Cardinals coach Bruce Arians was concerned with missing a wide-open touchdown, especially one that would've given Arizona a 7-0 lead on its opening drive.
"It's hard for a quarterback to believe they blew a coverage and that there's not somebody coming," Arians said. "So you just throw it on out there and we picked up the blitz perfectly.
"They broke the coverage and Mike was wide open and we throw an easy touchdown, which gets us off to a totally different ballgame, 7-0."
On Arizona's next series, Palmer looked to Fitzgerald on an inside route, but Fitzgerald never broke stride and didn't make his cut. It was too late by time he looked to his left and saw Bengals cornerback Terence Newman intercepting Palmer and returning it 54 yards for a touchdown.
Fitzgerald was supposed to cut in front of Newman, Arians said.
"Those things you learn from and move on, but they shouldn't happen this time in camp," Arians said.
From there, the Cardinals' first-team offense looked more like its early 2013 version than the revamped edition unveiled throughout training camp. Arizona converted just 3-of-13 third downs and ran for 82 yards. The offense mustered just three points in the first half on a Jay Feely field goal early in the second quarter.

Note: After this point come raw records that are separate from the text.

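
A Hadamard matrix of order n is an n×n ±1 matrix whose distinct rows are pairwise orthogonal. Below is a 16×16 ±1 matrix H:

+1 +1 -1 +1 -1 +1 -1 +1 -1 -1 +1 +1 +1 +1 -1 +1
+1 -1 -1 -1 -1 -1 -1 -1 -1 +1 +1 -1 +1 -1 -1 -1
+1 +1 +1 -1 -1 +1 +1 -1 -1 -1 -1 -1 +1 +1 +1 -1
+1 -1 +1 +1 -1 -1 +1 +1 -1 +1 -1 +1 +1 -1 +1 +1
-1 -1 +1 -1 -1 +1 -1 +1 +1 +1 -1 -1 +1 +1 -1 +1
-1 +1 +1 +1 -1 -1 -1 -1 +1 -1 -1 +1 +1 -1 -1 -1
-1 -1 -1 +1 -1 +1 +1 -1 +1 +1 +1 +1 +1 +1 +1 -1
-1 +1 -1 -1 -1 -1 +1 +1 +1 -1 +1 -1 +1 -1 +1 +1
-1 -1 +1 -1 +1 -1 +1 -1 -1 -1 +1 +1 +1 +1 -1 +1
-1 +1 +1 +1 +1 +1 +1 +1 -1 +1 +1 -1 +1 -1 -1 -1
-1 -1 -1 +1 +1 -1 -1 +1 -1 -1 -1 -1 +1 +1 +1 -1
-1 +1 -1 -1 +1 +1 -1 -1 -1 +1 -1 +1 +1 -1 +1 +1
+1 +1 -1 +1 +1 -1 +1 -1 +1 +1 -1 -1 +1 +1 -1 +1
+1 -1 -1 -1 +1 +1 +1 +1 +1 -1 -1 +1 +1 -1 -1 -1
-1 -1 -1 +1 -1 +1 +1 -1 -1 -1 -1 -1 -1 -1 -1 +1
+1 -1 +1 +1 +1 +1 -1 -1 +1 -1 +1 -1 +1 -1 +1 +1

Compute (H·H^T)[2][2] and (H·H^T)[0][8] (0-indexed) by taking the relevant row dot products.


Row 0 of H: [1, 1, -1, 1, -1, 1, -1, 1, -1, -1, 1, 1, 1, 1, -1, 1].
Row 2 of H: [1, 1, 1, -1, -1, 1, 1, -1, -1, -1, -1, -1, 1, 1, 1, -1].
Row 8 of H: [-1, -1, 1, -1, 1, -1, 1, -1, -1, -1, 1, 1, 1, 1, -1, 1].
(H·H^T)[2][2] = Σ_j H[2][j]·H[2][j] = (1)² + (1)² + (1)² + (-1)² + (-1)² + (1)² + (1)² + (-1)² + (-1)² + (-1)² + (-1)² + (-1)² + (1)² + (1)² + (1)² + (-1)² = 1 + 1 + 1 + 1 + 1 + 1 + 1 + 1 + 1 + 1 + 1 + 1 + 1 + 1 + 1 + 1 = 16.
(H·H^T)[0][8] = Σ_j H[0][j]·H[8][j] = (1)·(-1) + (1)·(-1) + (-1)·(1) + (1)·(-1) + (-1)·(1) + (1)·(-1) + (-1)·(1) + (1)·(-1) + (-1)·(-1) + (-1)·(-1) + (1)·(1) + (1)·(1) + (1)·(1) + (1)·(1) + (-1)·(-1) + (1)·(1) = -1 + -1 + -1 + -1 + -1 + -1 + -1 + -1 + 1 + 1 + 1 + 1 + 1 + 1 + 1 + 1 = 0.
So rows 0 and 8 are orthogonal; the diagonal entry equals n = 16.

(2,2) entry = 16; (0,8) entry = 0.


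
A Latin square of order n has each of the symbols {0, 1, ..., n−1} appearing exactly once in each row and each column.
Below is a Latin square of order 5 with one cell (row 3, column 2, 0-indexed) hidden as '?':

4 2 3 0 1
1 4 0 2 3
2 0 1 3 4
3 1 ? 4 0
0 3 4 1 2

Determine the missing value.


Row 3 contains symbols [0, 1, 3, 4] — missing [2].
Column 2 contains symbols [0, 1, 3, 4] — missing [2].
The missing symbol must appear in both missing sets; intersection = [2].
Therefore the hidden value is 2.

Missing value = 2.


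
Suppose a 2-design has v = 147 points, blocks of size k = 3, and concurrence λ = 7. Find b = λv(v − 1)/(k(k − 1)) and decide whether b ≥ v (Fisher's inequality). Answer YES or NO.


b = λv(v − 1)/(k(k − 1)) = 7·147·146/(3·2) = 150234/6 = 25039.
Compare with v = 147: b ≥ v, so Fisher's inequality holds.

YES


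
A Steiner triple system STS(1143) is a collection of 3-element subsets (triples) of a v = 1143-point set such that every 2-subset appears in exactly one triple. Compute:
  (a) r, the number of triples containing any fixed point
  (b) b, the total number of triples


An STS(v) is a 2-(v, 3, 1) BIBD: block size k = 3, λ = 1.
Replication: r(k − 1) = λ(v − 1) ⇒ r·2 = 1143 − 1 = 1142 ⇒ r = 571.
Block count: bk = vr ⇒ b·3 = 1143·571 = 652653 ⇒ b = 217551.
(Check via b = v(v − 1)/6 = 1143·1142/6 = 1305306/6 = 217551.)

r = 571, b = 217551.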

And Palmer, who finished 7-for-19 for 92 yards, nearly threw two more picks but they were dropped by the Bengals' defense.
Sunday wasn't an anomaly, but it wasn't a reason for Arians to be overly concerned. If the Cardinals had been making those mistakes and looking sluggish on offense for the past three weeks, then Arians would've been ready to worry with two weeks until the season opener.
But there were some parts of Sunday's first half that Palmer was glad happened. He wants them to be addressed in the next couple of days, fixed and put behind them so they can continue being the efficient offense that was on display against Houston and Minnesota.
"This offense has the potential of being a truly prolific offense with the dynamic weapons that we have at our disposal," Fitzgerald said. "Every single week, we have to be taking a step in the right direction and I don't know if we did that today, more of a lateral step.
"We left some plays on the field and obviously we need to get that corrected before, so to speak, the real bullets start flying."